The four shorts contained here, directed by Roxanne Benjamin, David Bruckner, Radio Silence, and Patrick Horvath, respectively, are surprisingly consistent in quality. They all pivot on the conceit of the American West as a mythical hellscape informed by the pop culture of the 1950s and the ’70s. Cafés and motels reflect the former decade, while the bars, trucks, dusty tableaus, and studiously sexy, vaguely countercultural clothing embody the latter. In other words, the ’50s predictably represent the open, proper “day” to the 1970s’ dangerous, id-governed “night.” These worlds are tied together by a road dotted with a highway sign that’s pointedly whited out, as these characters are traveling a path that goes both everywhere and nowhere.
Southbound is yet another contemporary horror film that belongs to seemingly every era but its own.
So, yes, Southbound is yet another contemporary horror film that belongs to seemingly every era but its own, taking stock solace in the comforts of fetishizing the past, rather than wrestling with the uncomfortably alive issues of the present. If there’s one urge rising horror directors need to surmount, it’s the yearning to remake Steven Spielberg’s Duel, Tobe Hooper’s The Texas Chainsaw Massacre, and John Carpenter’s Halloween over and over again, ad infinitum. (Talk about a temporal loop.) Though somewhat more contemporary clichés are mined too, most annoyingly the scenario in which a family is besieged by psychos wearing ironically innocuous masks, while even more pronouncedly ironically cheesy music plays in the background.

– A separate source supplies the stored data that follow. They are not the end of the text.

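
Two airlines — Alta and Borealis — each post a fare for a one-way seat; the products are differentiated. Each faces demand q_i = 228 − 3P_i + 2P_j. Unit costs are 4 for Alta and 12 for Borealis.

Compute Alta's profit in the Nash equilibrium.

9918.75

Alta's profit: π = (P_{Alta} − 4)(228 − 3P_{Alta} + 2P_{Borealis}).
∂π/∂P_{Alta} = 240 − 6P_{Alta} + 2P_{Borealis} = 0 ⇒ P_{Alta} = 40 + (1/3)P_{Borealis}.
Similarly P_{Borealis} = 44 + (1/3)P_{Alta}.
Solving the two reaction functions simultaneously: (1 − (1/3)(1/3))P_{Alta} = 40 + (1/3)·44, so (8/9)P_{Alta} = 164/3 and P_{Alta} = 61.5.
Then P_{Borealis} = 44 + (1/3)·61.5 = 64.5.
q_{Alta} = 228 − 3·61.5 + 2·64.5 = 172.5.
Profit = (61.5 − 4)·172.5 = 9918.75.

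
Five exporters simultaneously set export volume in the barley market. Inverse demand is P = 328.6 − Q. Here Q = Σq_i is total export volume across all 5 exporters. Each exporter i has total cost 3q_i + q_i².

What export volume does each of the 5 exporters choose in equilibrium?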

But there are also tense, inventively breakneck moments to be found in Southbound. Bruckner’s contribution, “The Accident,” perversely weds two nightmares together: of suddenly hitting someone out in the middle of nowhere, with your and their lives on your hands, and of being tasked with performing gory, impromptu medical operations in the grips of an emergency. The sleazy, desolate hospital imagery is derivative of Rob Zombie’s Halloween II, but Bruckner’s command of pace transcends such limitations, and Gerald Downey’s engagingly sane performance as the patsy provides the film with a greatly needed dosage of conventional humanity.

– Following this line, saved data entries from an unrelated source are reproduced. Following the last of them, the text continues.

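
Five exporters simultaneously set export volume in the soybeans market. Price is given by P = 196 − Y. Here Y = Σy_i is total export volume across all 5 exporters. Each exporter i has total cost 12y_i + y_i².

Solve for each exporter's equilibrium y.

A representative exporter's profit is π_i = y_i(196 − Y) − 12y_i − y_i², with Y = y_i + Σ_{j≠i} y_j.
First-order condition: 184 − 4y_i − Σ_{j≠i} y_j = 0.
Imposing symmetry (y_j = y for all j) turns Σ_{j≠i} y_j into 4y, so 184 = 8y and y = 23.

23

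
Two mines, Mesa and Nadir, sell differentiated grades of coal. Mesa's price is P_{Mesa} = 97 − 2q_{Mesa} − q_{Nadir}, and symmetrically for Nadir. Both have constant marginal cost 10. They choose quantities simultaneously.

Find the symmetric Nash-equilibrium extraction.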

And Horvath’s “Jailbreak” evocatively hints at the mythos that governs Southbound’s desert setting, a netherworld wandered by lost souls that only appears to be, say, Texas, Arizona, or New Mexico. The highpoint of this short is a bar scene that suggests the atmosphere of Oliver Stone’s U-Turn by way of the Red Room from Twin Peaks, likening demons to truckers who are as road-weary and in need of a beer and a shot as the rest of us. Southbound is more a feat of ingenuity than originality, but certain passages have a pulpy, nihilistic je ne sais quoi.